Wörterbuch Staatssicherheit, Seite 48 / 1


Basis, operative Gesamtheit der Personen des eigenen Territoriums, auf die sich das MfS bei der Lösung seiner Aufgaben stützt. Die Möglichkeit der Zusammenarbeit bzw. des Zusammenwirkens mit diesen Personen ergibt sich vor allem aus den Vorzügen der sozialistischen Gesellschaft, aus der verantwortungsvollen Wahrnehmung der in der Verfassung der DDR verankerten Rechte und Pflichten durch die Bürger unseres Landes und ihrer darauf beruhenden Bereitschaft, an der Erfüllung wichtiger Aufgaben zur Sicherung der gesellschaftlichen Entwicklung und zum Schutz der sozialistischen Ordnung mitzuwirken.
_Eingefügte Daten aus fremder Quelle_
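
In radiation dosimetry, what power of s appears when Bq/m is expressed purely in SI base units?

Bq = 1/s = s⁻¹ (activity is decays per second).
Combining: m⁻¹·Bq = m⁻¹ · s⁻¹ = m⁻¹·s⁻¹.
The exponent of s is -1.

-1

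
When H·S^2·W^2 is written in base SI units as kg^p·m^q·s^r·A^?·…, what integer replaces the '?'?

2

H = Wb/A (inductance = flux per current),
    = kg·m²·s⁻²·A⁻².
S = 1/Ω (conductance is reciprocal resistance),
    = kg⁻¹·m⁻²·s³·A².
So S² = kg⁻²·m⁻⁴·s⁶·A⁴.
W = J/s (power = energy per time),
    = kg·m²·s⁻³.
So W² = kg²·m⁴·s⁻⁶.
Combining: H·S²·W² = (kg·m²·s⁻²·A⁻²) · (kg⁻²·m⁻⁴·s⁶·A⁴) · (kg²·m⁴·s⁻⁶) = kg·m²·s⁻²·A².
The exponent of A is 2.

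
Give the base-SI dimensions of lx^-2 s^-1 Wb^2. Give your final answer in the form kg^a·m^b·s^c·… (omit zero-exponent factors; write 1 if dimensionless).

kg²·m⁸·s⁻⁵·A⁻²·cd⁻²

lx = lm/m² (illuminance = luminous flux per area),
    = m⁻²·cd.
So lx⁻² = m⁴·cd⁻².
Wb = V·s (flux: a volt is a weber per second),
    = kg·m²·s⁻²·A⁻¹.
So Wb² = kg²·m⁴·s⁻⁴·A⁻².
Combining: lx⁻²·s⁻¹·Wb² = (m⁴·cd⁻²) · s⁻¹ · (kg²·m⁴·s⁻⁴·A⁻²) = kg²·m⁸·s⁻⁵·A⁻²·cd⁻².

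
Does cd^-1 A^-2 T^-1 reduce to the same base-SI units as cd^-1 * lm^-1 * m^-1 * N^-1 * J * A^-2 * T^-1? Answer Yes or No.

No

Left side:
  T = Wb/m² (flux density = flux per area),
      = kg·s⁻²·A⁻¹.
  So T⁻¹ = kg⁻¹·s²·A.
  Combining: cd⁻¹·A⁻²·T⁻¹ = cd⁻¹ · A⁻² · (kg⁻¹·s²·A) = kg⁻¹·s²·A⁻¹·cd⁻¹.
Right side:
  lm = cd.
  So lm⁻¹ = cd⁻¹.
  N = kg·m·s⁻².
  So N⁻¹ = kg⁻¹·m⁻¹·s².
  J = kg·m²·s⁻².
  T = kg·s⁻²·A⁻¹.
  So T⁻¹ = kg⁻¹·s²·A.
  Combining: cd⁻¹·lm⁻¹·m⁻¹·N⁻¹·J·A⁻²·T⁻¹ = cd⁻¹ · cd⁻¹ · m⁻¹ · (kg⁻¹·m⁻¹·s²) · (kg·m²·s⁻²) · A⁻² · (kg⁻¹·s²·A) = kg⁻¹·s²·A⁻¹·cd⁻².
Left is kg⁻¹·s²·A⁻¹·cd⁻¹; right is kg⁻¹·s²·A⁻¹·cd⁻² — different.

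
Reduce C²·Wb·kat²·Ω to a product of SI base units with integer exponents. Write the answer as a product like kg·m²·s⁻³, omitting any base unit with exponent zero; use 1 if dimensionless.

C = s·A.
So C² = s²·A².
Wb = kg·m²·s⁻²·A⁻¹.
kat = s⁻¹·mol.
So kat² = s⁻²·mol².
Ω = kg·m²·s⁻³·A⁻².
Combining: C²·Wb·kat²·Ω = (s²·A²) · (kg·m²·s⁻²·A⁻¹) · (s⁻²·mol²) · (kg·m²·s⁻³·A⁻²) = kg²·m⁴·s⁻⁵·A⁻¹·mol².

kg²·m⁴·s⁻⁵·A⁻¹·mol²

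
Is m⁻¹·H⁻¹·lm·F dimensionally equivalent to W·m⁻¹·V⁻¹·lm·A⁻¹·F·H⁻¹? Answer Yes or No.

Left side:
  H = kg·m²·s⁻²·A⁻².
  So H⁻¹ = kg⁻¹·m⁻²·s²·A².
  lm = cd.
  F = kg⁻¹·m⁻²·s⁴·A².
  Combining: m⁻¹·H⁻¹·lm·F = m⁻¹ · (kg⁻¹·m⁻²·s²·A²) · cd · (kg⁻¹·m⁻²·s⁴·A²) = kg⁻²·m⁻⁵·s⁶·A⁴·cd.
Right side:
  W = J/s (power = energy per time),
      = kg·m²·s⁻³.
  V = W/A (potential = power per current),
      = kg·m²·s⁻³·A⁻¹.
  So V⁻¹ = kg⁻¹·m⁻²·s³·A.
  lm = cd·sr = cd (luminous flux; sr is dimensionless).
  F = C/V (capacitance = charge per voltage),
      = A·s/(kg·m²·s⁻³·A⁻¹) (substituting C and V),
      = kg⁻¹·m⁻²·s⁴·A².
  H = Wb/A (inductance = flux per current),
      = kg·m²·s⁻²·A⁻².
  So H⁻¹ = kg⁻¹·m⁻²·s²·A².
  Combining: W·m⁻¹·V⁻¹·lm·A⁻¹·F·H⁻¹ = (kg·m²·s⁻³) · m⁻¹ · (kg⁻¹·m⁻²·s³·A) · cd · A⁻¹ · (kg⁻¹·m⁻²·s⁴·A²) · (kg⁻¹·m⁻²·s²·A²) = kg⁻²·m⁻⁵·s⁶·A⁴·cd.
Both reduce to kg⁻²·m⁻⁵·s⁶·A⁴·cd.

Yes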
Der Kern der operativen Basis sind die als IM tätigen Personen, die GMS und Offiziere im besonderen Einsatz. Weiterhin stützt sich das MfS in seiner Arbeit auf viele Kräfte, die in staatlichen Einrichtungen und Institutionen und in gesellschaftlichen Organisationen tätig sind, und auf andere geeignete Personen.

Entsprechend der Gestaltung der entwickelten sozialistischen Gesellschaft und in Abhängigkeit von der Wirksamkeit und dem Einfluß des MfS und seiner Angehörigen entwickelt sich die operative Basis ständig. Die Ausnutzung dieser Tendenz, die Aufdeckung und Realisierung neuer Potenzen der operativen Basis, ist eine wichtige Leiteraufgabe, durch deren Lösung große Reserven zur Erfüllung der Aufgaben des MfS erschlossen werden.1




1 Definition: Basis, operative / Wörterbuch der politisch-operativen Arbeit (GVS JHS 001 - 400/81) JHS Potsdam-Eiche, April 1985, dokumentiert in: Das Wörterbuch der Staatssicherheit. Definitionen des MfS zur "politisch-operativen Arbeit". Hg. vom BStU, 2. Auflage Berlin 1993, S. 47, 48.